Alpha Healthcare III (NASDAQ:ALPA) announced in an 8-K this morning that it has signed a forward purchase agreement (FPA) and a non-redemption agreement to support its combination with biotech firm Carmell.
Meteora Special Opportunity Fund I has agreed to purchase an amount of shares equal to 9.5% of ordinary Alpha Healthcare III stock at close through the FPA. It will be prepaid for these purchases at its redemption price out of funds from Alpha Healthcare III’s trust.
The investor may then sell these shares and terminate the agreements coverage of them at a price equal to the combined company’s VWAP at the beginning of a given week, but this is subject to a floor of $11.50. Otherwise, the agreement is to settle one year after close at the price of the time, but Meteora is to pay a $0.50 fee per share held up to this point.
Meteora has also agreed to not redeem 100,000 other shares that it currently holds.

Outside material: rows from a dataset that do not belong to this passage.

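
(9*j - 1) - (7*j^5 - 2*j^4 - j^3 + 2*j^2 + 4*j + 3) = -7*j^5 + 2*j^4 + j^3 - 2*j^2 + 5*j - 4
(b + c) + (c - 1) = b + 2*c - 1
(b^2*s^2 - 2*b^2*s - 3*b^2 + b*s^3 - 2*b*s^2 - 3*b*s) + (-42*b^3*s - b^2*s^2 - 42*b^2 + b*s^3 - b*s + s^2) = -42*b^3*s - 2*b^2*s - 45*b^2 + 2*b*s^3 - 2*b*s^2 - 4*b*s + s^2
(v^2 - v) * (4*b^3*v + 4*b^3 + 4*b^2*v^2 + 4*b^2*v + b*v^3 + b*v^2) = 4*b^3*v^3 - 4*b^3*v + 4*b^2*v^4 - 4*b^2*v^2 + b*v^5 - b*v^3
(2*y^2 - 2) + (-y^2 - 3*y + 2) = y^2 - 3*y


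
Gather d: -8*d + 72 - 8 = 64 - 8*d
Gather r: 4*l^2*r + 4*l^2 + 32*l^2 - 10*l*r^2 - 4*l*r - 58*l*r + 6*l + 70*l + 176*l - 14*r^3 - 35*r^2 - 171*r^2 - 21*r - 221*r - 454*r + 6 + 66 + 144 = 36*l^2 + 252*l - 14*r^3 + r^2*(-10*l - 206) + r*(4*l^2 - 62*l - 696) + 216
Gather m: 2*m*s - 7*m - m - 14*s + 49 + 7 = m*(2*s - 8) - 14*s + 56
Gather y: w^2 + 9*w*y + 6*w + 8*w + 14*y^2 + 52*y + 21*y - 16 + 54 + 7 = w^2 + 14*w + 14*y^2 + y*(9*w + 73) + 45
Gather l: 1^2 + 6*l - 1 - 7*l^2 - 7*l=-7*l^2 - l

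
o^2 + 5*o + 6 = (o + 2)*(o + 3)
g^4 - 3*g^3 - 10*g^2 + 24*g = g*(g - 4)*(g - 2)*(g + 3)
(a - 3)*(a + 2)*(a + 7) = a^3 + 6*a^2 - 13*a - 42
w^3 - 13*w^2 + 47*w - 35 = (w - 7)*(w - 5)*(w - 1)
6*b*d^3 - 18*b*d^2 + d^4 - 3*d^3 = d^2*(6*b + d)*(d - 3)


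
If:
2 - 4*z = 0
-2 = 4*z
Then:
No Solution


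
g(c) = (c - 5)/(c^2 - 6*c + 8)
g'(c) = (6 - 2*c)*(c - 5)/(c^2 - 6*c + 8)^2 + 1/(c^2 - 6*c + 8)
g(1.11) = -1.51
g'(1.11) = -1.83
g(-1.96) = -0.29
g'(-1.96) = -0.08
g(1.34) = -2.08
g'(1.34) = -3.37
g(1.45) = -2.53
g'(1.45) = -4.88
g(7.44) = 0.13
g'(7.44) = -0.01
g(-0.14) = -0.58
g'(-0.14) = -0.30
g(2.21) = 7.42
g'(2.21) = -33.86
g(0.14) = -0.68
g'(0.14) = -0.40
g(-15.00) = -0.06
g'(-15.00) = 0.00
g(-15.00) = -0.06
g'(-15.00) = 0.00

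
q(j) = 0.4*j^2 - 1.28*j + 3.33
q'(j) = 0.8*j - 1.28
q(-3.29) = 11.87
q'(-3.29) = -3.91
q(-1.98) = 7.43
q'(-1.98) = -2.86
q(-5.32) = 21.46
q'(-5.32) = -5.54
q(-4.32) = 16.32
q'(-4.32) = -4.74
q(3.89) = 4.40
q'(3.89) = 1.83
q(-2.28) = 8.33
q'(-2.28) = -3.10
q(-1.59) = 6.38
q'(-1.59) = -2.55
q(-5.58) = 22.93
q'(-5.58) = -5.74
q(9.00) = 24.21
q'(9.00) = 5.92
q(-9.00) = 47.25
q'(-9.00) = -8.48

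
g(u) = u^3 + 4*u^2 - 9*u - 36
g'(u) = 3*u^2 + 8*u - 9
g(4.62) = 106.41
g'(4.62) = 91.99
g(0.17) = -37.41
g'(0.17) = -7.55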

This all comes as Alpha Healthcare III goes into a vote to complete its combination with Carmell tomorrow, July 11. The two sides initially agreed to their $188 million merger in January. Pittsburgh-based Carmell is developing a treatment platform to accelerate healing in bone fractures and soft tissue wounds.
The deal does not include a minimum cash condition beyond the $5 million needed to maintain listing requirements. But, in late June, Alpha Healthcare III announced it had signed a non-binding LOI for Carmell to acquire a commercial-stage biotech firm for about $65 million post-close.
Under the current non-binding terms of the LOI, the post-close company would need to pay about $8 million of the compensation for this acquisition in cash.